New Stretchable Battery for Wearable Electronics



New Stretchable Battery for Wearable Electronics
Researchers have developed a soft and stretchable battery that stores power more safely than the flammable formulations used in conventional batteries today.
Technology Briefing

Transcript


Electronics are showing up everywhere: on our laps, in our pockets and purses and, increasingly, snuggled up against our skin or sewed into our clothing. But the adoption of wearable electronics has so far been limited by their need to derive power from bulky, rigid batteries that reduce comfort and may present safety hazards due to chemical leakage or combustion.

Stanford researchers have developed a soft and stretchable battery that relies on a special type of plastic to store power more safely than the flammable formulations used in conventional batteries today. The new stretchable battery was described recently in Nature Communications.

The use of plastics, or polymers, in batteries is not new. For some time, lithium-ion batteries have used polymers as electrolytes — the chemical medium that transports negative ions to the battery’s positive pole. But those polymer electrolytes are flowable gels that could, in some cases, leak or burst into flame.

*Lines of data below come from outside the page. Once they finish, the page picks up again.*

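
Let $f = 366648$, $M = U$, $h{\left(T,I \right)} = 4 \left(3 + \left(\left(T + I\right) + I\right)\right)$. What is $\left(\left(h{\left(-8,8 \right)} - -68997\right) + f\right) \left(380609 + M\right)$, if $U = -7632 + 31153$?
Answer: $176074995570$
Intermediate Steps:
$h{\left(T,I \right)} = 12 + 4 T + 8 I$ ($h{\left(T,I \right)} = 4 \left(3 + \left(\left(I + T\right) + I\right)\right) = 4 \left(3 + \left(T + 2 I\right)\right) = 4 \left(3 + T + 2 I\right) = 12 + 4 T + 8 I$)
$U = 23521$
$M = 23521$
$\left(\left(h{\left(-8,8 \right)} - -68997\right) + f\right) \left(380609 + M\right) = \left(\left(\left(12 + 4 \left(-8\right) + 8 \cdot 8\right) - -68997\right) + 366648\right) \left(380609 + 23521\right) = \left(\left(\left(12 - 32 + 64\right) + 68997\right) + 366648\right) 404130 = \left(\left(44 + 68997\right) + 366648\right) 404130 = \left(69041 + 366648\right) 404130 = 435689 \cdot 404130 = 176074995570$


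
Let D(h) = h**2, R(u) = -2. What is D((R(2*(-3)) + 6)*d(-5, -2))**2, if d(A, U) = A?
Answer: 160000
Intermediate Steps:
D((R(2*(-3)) + 6)*d(-5, -2))**2 = (((-2 + 6)*(-5))**2)**2 = ((4*(-5))**2)**2 = ((-20)**2)**2 = 400**2 = 160000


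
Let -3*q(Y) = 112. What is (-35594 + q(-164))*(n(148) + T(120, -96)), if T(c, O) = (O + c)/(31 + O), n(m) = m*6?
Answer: -2055785408/65 ≈ -3.1627e+7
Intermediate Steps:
n(m) = 6*m
q(Y) = -112/3 (q(Y) = -⅓*112 = -112/3)
T(c, O) = (O + c)/(31 + O)
(-35594 + q(-164))*(n(148) + T(120, -96)) = (-35594 - 112/3)*(6*148 + (-96 + 120)/(31 - 96)) = -106894*(888 + 24/(-65))/3 = -106894*(888 - 1/65*24)/3 = -106894*(888 - 24/65)/3 = -106894/3*57696/65 = -2055785408/65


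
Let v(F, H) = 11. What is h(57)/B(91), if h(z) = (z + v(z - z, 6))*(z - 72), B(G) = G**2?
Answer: -1020/8281 ≈ -0.12317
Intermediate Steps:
h(z) = (-72 + z)*(11 + z) (h(z) = (z + 11)*(z - 72) = (11 + z)*(-72 + z) = (-72 + z)*(11 + z))
h(57)/B(91) = (-792 + 57**2 - 61*57)/(91**2) = (-792 + 3249 - 3477)/8281 = -1020*1/8281 = -1020/8281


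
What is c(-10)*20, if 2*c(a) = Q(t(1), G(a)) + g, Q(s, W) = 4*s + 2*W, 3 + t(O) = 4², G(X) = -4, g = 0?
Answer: 440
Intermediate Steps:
t(O) = 13 (t(O) = -3 + 4² = -3 + 16 = 13)
Q(s, W) = 2*W + 4*s
c(a) = 22 (c(a) = ((2*(-4) + 4*13) + 0)/2 = ((-8 + 52) + 0)/2 = (44 + 0)/2 = (½)*44 = 22)
c(-10)*20 = 22*20 = 440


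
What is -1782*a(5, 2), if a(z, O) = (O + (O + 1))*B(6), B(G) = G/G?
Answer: -8910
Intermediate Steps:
B(G) = 1
a(z, O) = 1 + 2*O (a(z, O) = (O + (O + 1))*1 = (O + (1 + O))*1 = (1 + 2*O)*1 = 1 + 2*O)
-1782*a(5, 2) = -1782*(1 + 2*2) = -1782*(1 + 4) = -1782*5 = -8910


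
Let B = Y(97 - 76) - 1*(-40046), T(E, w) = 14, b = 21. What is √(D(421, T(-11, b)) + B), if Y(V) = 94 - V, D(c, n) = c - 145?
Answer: √40395 ≈ 200.99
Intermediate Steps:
D(c, n) = -145 + c
B = 40119 (B = (94 - (97 - 76)) - 1*(-40046) = (94 - 1*21) + 40046 = (94 - 21) + 40046 = 73 + 40046 = 40119)
√(D(421, T(-11, b)) + B) = √((-145 + 421) + 40119) = √(276 + 40119) = √40395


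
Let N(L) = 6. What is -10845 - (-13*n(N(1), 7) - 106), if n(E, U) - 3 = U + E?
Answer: -10531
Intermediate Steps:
n(E, U) = 3 + E + U (n(E, U) = 3 + (U + E) = 3 + (E + U) = 3 + E + U)
-10845 - (-13*n(N(1), 7) - 106) = -10845 - (-13*(3 + 6 + 7) - 106) = -10845 - (-13*16 - 106) = -10845 - (-208 - 106) = -10845 - 1*(-314) = -10845 + 314 = -10531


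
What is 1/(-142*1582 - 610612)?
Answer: -1/835256 ≈ -1.1972e-6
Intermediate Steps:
1/(-142*1582 - 610612) = 1/(-224644 - 610612) = 1/(-835256) = -1/835256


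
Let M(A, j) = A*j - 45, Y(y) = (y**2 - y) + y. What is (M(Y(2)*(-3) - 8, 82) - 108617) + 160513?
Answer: 50211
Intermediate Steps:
Y(y) = y**2
M(A, j) = -45 + A*j
(M(Y(2)*(-3) - 8, 82) - 108617) + 160513 = ((-45 + (2**2*(-3) - 8)*82) - 108617) + 160513 = ((-45 + (4*(-3) - 8)*82) - 108617) + 160513 = ((-45 + (-12 - 8)*82) - 108617) + 160513 = ((-45 - 20*82) - 108617) + 160513 = ((-45 - 1640) - 108617) + 160513 = (-1685 - 108617) + 160513 = -110302 + 160513 = 50211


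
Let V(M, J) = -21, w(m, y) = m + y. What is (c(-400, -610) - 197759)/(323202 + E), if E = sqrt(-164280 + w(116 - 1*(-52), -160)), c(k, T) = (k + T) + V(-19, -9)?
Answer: -16062331395/26114924269 + 198790*I*sqrt(10267)/26114924269 ≈ -0.61506 + 0.00077131*I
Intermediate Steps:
c(k, T) = -21 + T + k (c(k, T) = (k + T) - 21 = (T + k) - 21 = -21 + T + k)
E = 4*I*sqrt(10267) (E = sqrt(-164280 + ((116 - 1*(-52)) - 160)) = sqrt(-164280 + ((116 + 52) - 160)) = sqrt(-164280 + (168 - 160)) = sqrt(-164280 + 8) = sqrt(-164272) = 4*I*sqrt(10267) ≈ 405.3*I)
(c(-400, -610) - 197759)/(323202 + E) = ((-21 - 610 - 400) - 197759)/(323202 + 4*I*sqrt(10267)) = (-1031 - 197759)/(323202 + 4*I*sqrt(10267)) = -198790/(323202 + 4*I*sqrt(10267))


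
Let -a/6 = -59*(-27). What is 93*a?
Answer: -888894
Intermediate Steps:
a = -9558 (a = -(-354)*(-27) = -6*1593 = -9558)
93*a = 93*(-9558) = -888894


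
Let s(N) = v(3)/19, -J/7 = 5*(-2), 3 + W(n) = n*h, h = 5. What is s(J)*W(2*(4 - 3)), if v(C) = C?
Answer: 21/19 ≈ 1.1053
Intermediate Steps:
W(n) = -3 + 5*n (W(n) = -3 + n*5 = -3 + 5*n)
J = 70 (J = -35*(-2) = -7*(-10) = 70)
s(N) = 3/19
s(J)*W(2*(4 - 3)) = 3*(-3 + 5*(2*(4 - 3)))/19 = 3*(-3 + 5*(2*1))/19 = 3*(-3 + 5*2)/19 = 3*(-3 + 10)/19 = (3/19)*7 = 21/19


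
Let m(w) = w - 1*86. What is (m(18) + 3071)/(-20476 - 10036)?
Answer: -3003/30512 ≈ -0.098420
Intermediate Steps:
m(w) = -86 + w (m(w) = w - 86 = -86 + w)
(m(18) + 3071)/(-20476 - 10036) = ((-86 + 18) + 3071)/(-20476 - 10036) = (-68 + 3071)/(-30512) = 3003*(-1/30512) = -3003/30512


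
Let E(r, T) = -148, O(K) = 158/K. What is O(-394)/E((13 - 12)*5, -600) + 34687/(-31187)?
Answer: -1008870399/909288172 ≈ -1.1095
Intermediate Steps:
O(-394)/E((13 - 12)*5, -600) + 34687/(-31187) = (158/(-394))/(-148) + 34687/(-31187) = (158*(-1/394))*(-1/148) + 34687*(-1/31187) = -79/197*(-1/148) - 34687/31187 = 79/29156 - 34687/31187 = -1008870399/909288172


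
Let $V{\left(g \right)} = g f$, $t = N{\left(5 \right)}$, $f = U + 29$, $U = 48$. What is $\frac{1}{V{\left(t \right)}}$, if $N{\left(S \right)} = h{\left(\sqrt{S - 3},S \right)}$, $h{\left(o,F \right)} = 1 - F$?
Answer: $- \frac{1}{308} \approx -0.0032468$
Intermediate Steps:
$f = 77$ ($f = 48 + 29 = 77$)
$N{\left(S \right)} = 1 - S$
$t = -4$ ($t = 1 - 5 = -4$)
$V{\left(g \right)} = 77 g$ ($V{\left(g \right)} = g 77 = 77 g$)
$\frac{1}{V{\left(t \right)}} = \frac{1}{77 \left(-4\right)} = \frac{1}{-308} = - \frac{1}{308}$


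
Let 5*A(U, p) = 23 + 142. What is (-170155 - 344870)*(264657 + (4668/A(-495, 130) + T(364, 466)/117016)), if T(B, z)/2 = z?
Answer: -43885566833086125/321794 ≈ -1.3638e+11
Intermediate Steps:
T(B, z) = 2*z
A(U, p) = 33 (A(U, p) = (23 + 142)/5 = (1/5)*165 = 33)
(-170155 - 344870)*(264657 + (4668/A(-495, 130) + T(364, 466)/117016)) = (-170155 - 344870)*(264657 + (4668/33 + (2*466)/117016)) = -515025*(264657 + (4668*(1/33) + 932*(1/117016))) = -515025*(264657 + (1556/11 + 233/29254)) = -515025*(264657 + 45521787/321794) = -515025*85210556445/321794 = -43885566833086125/321794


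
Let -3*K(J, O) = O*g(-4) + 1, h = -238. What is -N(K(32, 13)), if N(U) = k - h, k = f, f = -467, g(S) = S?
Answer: 229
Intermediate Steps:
k = -467
K(J, O) = -⅓ + 4*O/3 (K(J, O) = -(O*(-4) + 1)/3 = -(-4*O + 1)/3 = -(1 - 4*O)/3 = -⅓ + 4*O/3)
N(U) = -229 (N(U) = -467 - 1*(-238) = -467 + 238 = -229)
-N(K(32, 13)) = -1*(-229) = 229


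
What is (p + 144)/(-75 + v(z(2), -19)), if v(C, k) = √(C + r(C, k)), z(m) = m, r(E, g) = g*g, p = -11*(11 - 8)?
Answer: -2775/1754 - 407*√3/1754 ≈ -1.9840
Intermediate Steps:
p = -33 (p = -11*3 = -33)
r(E, g) = g²
v(C, k) = √(C + k²)
(p + 144)/(-75 + v(z(2), -19)) = (-33 + 144)/(-75 + √(2 + (-19)²)) = 111/(-75 + √(2 + 361)) = 111/(-75 + √363) = 111/(-75 + 11*√3)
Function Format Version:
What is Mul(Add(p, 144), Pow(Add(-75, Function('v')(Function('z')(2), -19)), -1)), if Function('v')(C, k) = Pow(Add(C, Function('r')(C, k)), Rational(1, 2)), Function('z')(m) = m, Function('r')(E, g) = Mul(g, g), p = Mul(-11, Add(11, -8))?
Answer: Add(Rational(-2775, 1754), Mul(Rational(-407, 1754), Pow(3, Rational(1, 2)))) ≈ -1.9840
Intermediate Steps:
p = -33 (p = Mul(-11, 3) = -33)
Function('r')(E, g) = Pow(g, 2)
Function('v')(C, k) = Pow(Add(C, Pow(k, 2)), Rational(1, 2))
Mul(Add(p, 144), Pow(Add(-75, Function('v')(Function('z')(2), -19)), -1)) = Mul(Add(-33, 144), Pow(Add(-75, Pow(Add(2, Pow(-19, 2)), Rational(1, 2))), -1)) = Mul(111, Pow(Add(-75, Pow(Add(2, 361), Rational(1, 2))), -1)) = Mul(111, Pow(Add(-75, Pow(363, Rational(1, 2))), -1)) = Mul(111, Pow(Add(-75, Mul(11, Pow(3, Rational(1, 2)))), -1))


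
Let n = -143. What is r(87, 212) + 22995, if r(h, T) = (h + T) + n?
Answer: 23151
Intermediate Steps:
r(h, T) = -143 + T + h (r(h, T) = (h + T) - 143 = (T + h) - 143 = -143 + T + h)
r(87, 212) + 22995 = (-143 + 212 + 87) + 22995 = 156 + 22995 = 23151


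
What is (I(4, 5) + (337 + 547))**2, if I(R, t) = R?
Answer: 788544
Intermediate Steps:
(I(4, 5) + (337 + 547))**2 = (4 + (337 + 547))**2 = (4 + 884)**2 = 888**2 = 788544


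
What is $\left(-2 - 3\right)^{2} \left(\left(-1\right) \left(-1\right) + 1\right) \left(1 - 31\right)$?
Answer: $-1500$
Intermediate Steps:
$\left(-2 - 3\right)^{2} \left(\left(-1\right) \left(-1\right) + 1\right) \left(1 - 31\right) = \left(-5\right)^{2} \left(1 + 1\right) \left(1 - 31\right) = 25 \cdot 2 \left(-30\right) = 50 \left(-30\right) = -1500$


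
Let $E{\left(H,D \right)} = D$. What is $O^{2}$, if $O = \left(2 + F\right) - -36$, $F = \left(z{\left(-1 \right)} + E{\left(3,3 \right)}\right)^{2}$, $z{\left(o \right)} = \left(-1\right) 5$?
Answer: $1764$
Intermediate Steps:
$z{\left(o \right)} = -5$
$F = 4$ ($F = \left(-5 + 3\right)^{2} = \left(-2\right)^{2} = 4$)
$O = 42$ ($O = \left(2 + 4\right) - -36 = 6 + 36 = 42$)
$O^{2} = 42^{2} = 1764$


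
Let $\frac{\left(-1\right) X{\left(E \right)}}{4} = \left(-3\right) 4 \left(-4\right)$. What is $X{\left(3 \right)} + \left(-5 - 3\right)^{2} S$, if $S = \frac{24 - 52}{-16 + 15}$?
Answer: $1600$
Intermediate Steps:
$X{\left(E \right)} = -192$ ($X{\left(E \right)} = - 4 \left(-3\right) 4 \left(-4\right) = - 4 \left(\left(-12\right) \left(-4\right)\right) = \left(-4\right) 48 = -192$)
$S = 28$ ($S = - \frac{28}{-1} = \left(-28\right) \left(-1\right) = 28$)
$X{\left(3 \right)} + \left(-5 - 3\right)^{2} S = -192 + \left(-5 - 3\right)^{2} \cdot 28 = -192 + \left(-8\right)^{2} \cdot 28 = -192 + 64 \cdot 28 = -192 + 1792 = 1600$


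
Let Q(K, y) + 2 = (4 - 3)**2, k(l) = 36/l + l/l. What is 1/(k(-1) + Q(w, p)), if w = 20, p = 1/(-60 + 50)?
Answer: -1/36 ≈ -0.027778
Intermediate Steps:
p = -1/10 (p = 1/(-10) = -1/10 ≈ -0.10000)
k(l) = 1 + 36/l (k(l) = 36/l + 1 = 1 + 36/l)
Q(K, y) = -1 (Q(K, y) = -2 + (4 - 3)**2 = -2 + 1**2 = -2 + 1 = -1)
1/(k(-1) + Q(w, p)) = 1/((36 - 1)/(-1) - 1) = 1/(-1*35 - 1) = 1/(-35 - 1) = 1/(-36) = -1/36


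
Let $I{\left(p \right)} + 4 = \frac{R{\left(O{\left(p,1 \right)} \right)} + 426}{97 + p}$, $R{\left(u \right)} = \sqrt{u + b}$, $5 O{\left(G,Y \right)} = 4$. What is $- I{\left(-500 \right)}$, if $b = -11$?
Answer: $\frac{2038}{403} + \frac{i \sqrt{255}}{2015} \approx 5.0571 + 0.0079249 i$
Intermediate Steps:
$O{\left(G,Y \right)} = \frac{4}{5}$ ($O{\left(G,Y \right)} = \frac{1}{5} \cdot 4 = \frac{4}{5}$)
$R{\left(u \right)} = \sqrt{-11 + u}$ ($R{\left(u \right)} = \sqrt{u - 11} = \sqrt{-11 + u}$)
$I{\left(p \right)} = -4 + \frac{426 + \frac{i \sqrt{255}}{5}}{97 + p}$ ($I{\left(p \right)} = -4 + \frac{\sqrt{-11 + \frac{4}{5}} + 426}{97 + p} = -4 + \frac{\sqrt{- \frac{51}{5}} + 426}{97 + p} = -4 + \frac{\frac{i \sqrt{255}}{5} + 426}{97 + p} = -4 + \frac{426 + \frac{i \sqrt{255}}{5}}{97 + p}$)
$- I{\left(-500 \right)} = - \frac{190 - -10000 + i \sqrt{255}}{5 \left(97 - 500\right)} = - \frac{190 + 10000 + i \sqrt{255}}{5 \left(-403\right)} = - \frac{\left(-1\right) \left(10190 + i \sqrt{255}\right)}{5 \cdot 403} = - (- \frac{2038}{403} - \frac{i \sqrt{255}}{2015}) = \frac{2038}{403} + \frac{i \sqrt{255}}{2015}$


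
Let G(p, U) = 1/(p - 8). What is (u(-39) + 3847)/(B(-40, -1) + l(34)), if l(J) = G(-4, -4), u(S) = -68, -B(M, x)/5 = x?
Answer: 45348/59 ≈ 768.61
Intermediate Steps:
B(M, x) = -5*x
G(p, U) = 1/(-8 + p)
l(J) = -1/12 (l(J) = 1/(-8 - 4) = 1/(-12) = -1/12)
(u(-39) + 3847)/(B(-40, -1) + l(34)) = (-68 + 3847)/(-5*(-1) - 1/12) = 3779/(5 - 1/12) = 3779/(59/12) = 3779*(12/59) = 45348/59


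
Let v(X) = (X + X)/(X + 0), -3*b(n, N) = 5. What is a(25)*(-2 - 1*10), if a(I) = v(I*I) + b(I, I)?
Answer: -4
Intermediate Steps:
b(n, N) = -5/3 (b(n, N) = -⅓*5 = -5/3)
v(X) = 2 (v(X) = (2*X)/X = 2)
a(I) = ⅓ (a(I) = 2 - 5/3 = ⅓)
a(25)*(-2 - 1*10) = (-2 - 1*10)/3 = (-2 - 10)/3 = (⅓)*(-12) = -4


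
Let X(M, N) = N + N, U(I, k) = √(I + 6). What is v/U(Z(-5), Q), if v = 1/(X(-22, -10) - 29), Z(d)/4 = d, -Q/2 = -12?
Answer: I*√14/686 ≈ 0.0054543*I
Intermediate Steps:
Q = 24 (Q = -2*(-12) = 24)
Z(d) = 4*d
U(I, k) = √(6 + I)
X(M, N) = 2*N
v = -1/49 (v = 1/(2*(-10) - 29) = 1/(-20 - 29) = 1/(-49) = -1/49 ≈ -0.020408)
v/U(Z(-5), Q) = -1/(49*√(6 + 4*(-5))) = -1/(49*√(6 - 20)) = -(-I*√14/14)/49 = -(-1)*I*√14/686 = I*√14/686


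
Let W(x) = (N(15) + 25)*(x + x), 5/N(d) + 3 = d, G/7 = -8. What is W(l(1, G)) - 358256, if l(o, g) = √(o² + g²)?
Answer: -358256 + 305*√3137/6 ≈ -3.5541e+5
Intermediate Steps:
G = -56 (G = 7*(-8) = -56)
N(d) = 5/(-3 + d)
l(o, g) = √(g² + o²)
W(x) = 305*x/6 (W(x) = (5/(-3 + 15) + 25)*(x + x) = (5/12 + 25)*(2*x) = 305*(2*x)/12 = 305*x/6)
W(l(1, G)) - 358256 = 305*√((-56)² + 1²)/6 - 358256 = 305*√(3136 + 1)/6 - 358256 = 305*√3137/6 - 358256 = -358256 + 305*√3137/6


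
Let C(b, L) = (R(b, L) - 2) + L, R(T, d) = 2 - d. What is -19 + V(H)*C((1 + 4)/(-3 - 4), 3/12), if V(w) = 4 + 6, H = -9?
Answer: -19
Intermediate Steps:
V(w) = 10
C(b, L) = 0 (C(b, L) = ((2 - L) - 2) + L = -L + L = 0)
-19 + V(H)*C((1 + 4)/(-3 - 4), 3/12) = -19 + 10*0 = -19 + 0 = -19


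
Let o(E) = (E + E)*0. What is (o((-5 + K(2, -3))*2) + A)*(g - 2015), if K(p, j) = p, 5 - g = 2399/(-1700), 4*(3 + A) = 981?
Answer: -194632257/400 ≈ -4.8658e+5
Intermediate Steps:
A = 969/4 (A = -3 + (1/4)*981 = -3 + 981/4 = 969/4 ≈ 242.25)
g = 10899/1700 (g = 5 - 2399/(-1700) = 5 - 2399*(-1)/1700 = 5 - 1*(-2399/1700) = 5 + 2399/1700 = 10899/1700 ≈ 6.4112)
o(E) = 0 (o(E) = (2*E)*0 = 0)
(o((-5 + K(2, -3))*2) + A)*(g - 2015) = (0 + 969/4)*(10899/1700 - 2015) = (969/4)*(-3414601/1700) = -194632257/400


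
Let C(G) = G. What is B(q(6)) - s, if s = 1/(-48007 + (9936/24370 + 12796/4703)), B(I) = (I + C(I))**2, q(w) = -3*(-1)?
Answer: 99032907256411/2750912498621 ≈ 36.000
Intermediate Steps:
q(w) = 3
B(I) = 4*I**2 (B(I) = (I + I)**2 = (2*I)**2 = 4*I**2)
s = -57306055/2750912498621 (s = 1/(-48007 + (9936*(1/24370) + 12796*(1/4703))) = 1/(-48007 + (4968/12185 + 12796/4703)) = 1/(-48007 + 179283764/57306055) = 1/(-2750912498621/57306055) = -57306055/2750912498621 ≈ -2.0832e-5)
B(q(6)) - s = 4*3**2 - 1*(-57306055/2750912498621) = 4*9 + 57306055/2750912498621 = 36 + 57306055/2750912498621 = 99032907256411/2750912498621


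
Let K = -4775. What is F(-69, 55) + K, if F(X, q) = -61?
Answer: -4836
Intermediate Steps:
F(-69, 55) + K = -61 - 4775 = -4836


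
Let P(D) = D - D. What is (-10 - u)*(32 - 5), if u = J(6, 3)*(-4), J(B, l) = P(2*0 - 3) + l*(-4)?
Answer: -1566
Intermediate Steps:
P(D) = 0
J(B, l) = -4*l (J(B, l) = 0 + l*(-4) = 0 - 4*l = -4*l)
u = 48 (u = -4*3*(-4) = -12*(-4) = 48)
(-10 - u)*(32 - 5) = (-10 - 1*48)*(32 - 5) = (-10 - 48)*27 = -58*27 = -1566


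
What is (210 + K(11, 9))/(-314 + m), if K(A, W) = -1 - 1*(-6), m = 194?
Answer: -43/24 ≈ -1.7917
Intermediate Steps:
K(A, W) = 5 (K(A, W) = -1 + 6 = 5)
(210 + K(11, 9))/(-314 + m) = (210 + 5)/(-314 + 194) = 215/(-120) = 215*(-1/120) = -43/24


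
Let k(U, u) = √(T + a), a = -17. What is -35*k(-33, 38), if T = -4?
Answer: -35*I*√21 ≈ -160.39*I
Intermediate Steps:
k(U, u) = I*√21 (k(U, u) = √(-4 - 17) = √(-21) = I*√21)
-35*k(-33, 38) = -35*I*√21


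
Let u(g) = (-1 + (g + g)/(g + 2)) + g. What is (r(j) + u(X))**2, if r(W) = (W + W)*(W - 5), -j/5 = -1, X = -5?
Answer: 64/9 ≈ 7.1111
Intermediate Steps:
j = 5 (j = -5*(-1) = 5)
r(W) = 2*W*(-5 + W) (r(W) = (2*W)*(-5 + W) = 2*W*(-5 + W))
u(g) = -1 + g + 2*g/(2 + g) (u(g) = (-1 + (2*g)/(2 + g)) + g = (-1 + 2*g/(2 + g)) + g = -1 + g + 2*g/(2 + g))
(r(j) + u(X))**2 = (2*5*(-5 + 5) + (-2 + (-5)**2 + 3*(-5))/(2 - 5))**2 = (2*5*0 + (-2 + 25 - 15)/(-3))**2 = (0 - 1/3*8)**2 = (0 - 8/3)**2 = (-8/3)**2 = 64/9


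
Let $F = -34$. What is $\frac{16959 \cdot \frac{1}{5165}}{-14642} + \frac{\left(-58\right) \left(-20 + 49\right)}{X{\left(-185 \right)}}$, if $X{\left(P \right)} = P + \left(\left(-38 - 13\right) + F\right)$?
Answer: $\frac{12719823533}{2041900110} \approx 6.2294$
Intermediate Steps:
$X{\left(P \right)} = -85 + P$ ($X{\left(P \right)} = P - 85 = -85 + P$)
$\frac{16959 \cdot \frac{1}{5165}}{-14642} + \frac{\left(-58\right) \left(-20 + 49\right)}{X{\left(-185 \right)}} = \frac{16959 \cdot \frac{1}{5165}}{-14642} + \frac{\left(-58\right) \left(-20 + 49\right)}{-85 - 185} = 16959 \cdot \frac{1}{5165} \left(- \frac{1}{14642}\right) + \frac{\left(-58\right) 29}{-270} = \frac{16959}{5165} \left(- \frac{1}{14642}\right) - - \frac{841}{135} = - \frac{16959}{75625930} + \frac{841}{135} = \frac{12719823533}{2041900110}$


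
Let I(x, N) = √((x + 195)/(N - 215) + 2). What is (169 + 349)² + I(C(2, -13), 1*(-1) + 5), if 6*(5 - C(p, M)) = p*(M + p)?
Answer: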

To avoid such risks, the new polymer is solid and stretchable rather than gooey and potentially leaky. Yet it still efficiently carries an electric charge between the battery’s poles. In lab tests, the experimental battery maintained a constant power output even when squeezed, folded and stretched to nearly twice its original length.

The prototype stores roughly half as much energy, ounce for ounce, as a comparably sized conventional battery.

The team is now working to increase the stretchable battery’s energy density, build larger versions of the device and run future experiments to demonstrate its performance outside the lab. One potential application for such a device would be to power stretchable sensors designed to stick to the skin to monitor heart rate and other vital signs as part of the BodyNet wearable technology also being developed at Stanford.